2) Congestion along US 422
There are two primary contributors to the Congestion need of the project; Deficient Level of Service and Increased Traffic Volumes.
Deficient Level of Service (LOS)
As identified in the Traffic Summary Report for the U.S. 0422 West Shore Bypass Reconstruction Study dated May 2014, the mainline corridor currently operates at acceptable levels of service with the exception of the segment between the Warren Street Bypass and Penn Street/Penn Avenue Interchange which currently operates at a LOS E during peak hours. By the year 2034, No-Build condition’s level of service are projected to decline throughout the corridor with some movements of the section previously mentioned, operating at LOS F and the Penn Street/Penn Avenue Interchange to Lancaster Avenue section developing LOS E conditions. For this type of roadway setting, a LOS D or better is considered the desirable LOS.
Increased Traffic Volumes
Total traffic growth compounded over a twenty year period is expected to increase by 17%, adding additional traffic to the corridor and contributing to the congestion issues. Additional factors causing congestion within the corridor include the deficient acceleration/deceleration lane lengths, the weave condition created by the left lane entrance/exit ramps at the Lancaster Avenue Interchange and the queuing at the traffic signals at the Lancaster Avenue Interchange.
3) Regional Mobility
The US 422 West Shore Bypass is part of the National Highway System and a vital transportation link in the Reading area. It provides direct eastern connections to Pottstown and King of Prussia, as well as to Philadelphia via I-76, and direct western connections to Lebanon and Hershey, as well as Harrisburg via US 322. Connections to Allentown and Bethlehem to the east and Lancaster to the southwest via US 222 is provided at the US 222/US 422 interchange at the western terminus of the project. The interchange with I-176 provides connection to the PA Turnpike Interchange at Morgantown. The project area is also serviced by the Berks Area Regional Transportation Authority (BARTA) of which one bus route utilizes the West Shore Bypass as part of their route.

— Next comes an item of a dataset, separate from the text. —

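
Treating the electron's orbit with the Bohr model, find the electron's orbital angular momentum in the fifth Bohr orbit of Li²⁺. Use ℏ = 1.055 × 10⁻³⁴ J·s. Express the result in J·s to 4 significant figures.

L_n = nℏ = 5 × 1.055 × 10⁻³⁴ = 5.275 × 10⁻³⁴ J·s

5.275 × 10⁻³⁴ J·s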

The delays experienced by the traffic, including commercial traffic and public transportation, as a result of the congestion experienced in the project area, negatively affects the continuity of this transportation corridor.

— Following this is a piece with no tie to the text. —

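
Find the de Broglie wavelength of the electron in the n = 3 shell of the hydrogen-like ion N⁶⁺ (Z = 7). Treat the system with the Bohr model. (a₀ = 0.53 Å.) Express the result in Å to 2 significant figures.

1.4 Å

The Bohr quantisation condition is nλ = 2πr_n.
r_n = n²a₀/Z = 0.68 Å
λ = 2πr_n/n = 2π·0.68/3 = 1.4 Å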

As a component of the National Highway System US 422 should have minimum vertical clearances meeting AASHTO standards approved by FHWA, which is 16.0 feet for freeway and aerial systems and 14.5 for other roads. PennDOT requires an additional 6 inches of vertical clearance to accommodate future pavement overlay on state highways. FHWA requires structures crossing railroads to meet the affected railroad company’s normal vertical clearance standards, which the railroad has reported to be 23.0 feet. Table 2 presents the project area structures with below standard vertical clearance.

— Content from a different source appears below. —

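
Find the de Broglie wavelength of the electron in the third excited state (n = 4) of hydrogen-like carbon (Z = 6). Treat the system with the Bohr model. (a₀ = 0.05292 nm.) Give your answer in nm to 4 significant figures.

0.2217 nm

The Bohr quantisation condition is nλ = 2πr_n.
r_n = n²a₀/Z = 0.1411 nm
λ = 2πr_n/n = 2π·0.1411/4 = 0.2217 nm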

|Structure||Vertical Clearance (feet)|
|N. Wyomissing Blvd. (over 422)||16.4||16.5|
|Buttonwood St. (over 422)||13.7||16.5|
|Penn Street/Penn Avenue Interchange (over 422)||16.4||16.5|
|422 over Franklin Street||13.4||14.5|
|Lancaster Ave. / Bingaman St. (422 WB)||13.1||16.5|
|Lancaster Ave. / Bingaman St. (422 EB)||16.4||16.5|
|422 over Norfolk Southern Railroad||22.4||23.0|
|* Required vertical clearances listed for highways is the PennDOT standard, for railroads is the railroad’s standard.|
Delays experienced during construction would also negatively affect the continuity of this transportation corridor. Construction phasing will need to minimize reductions in level of service along the project corridor to avoid/minimize impacts on regional mobility.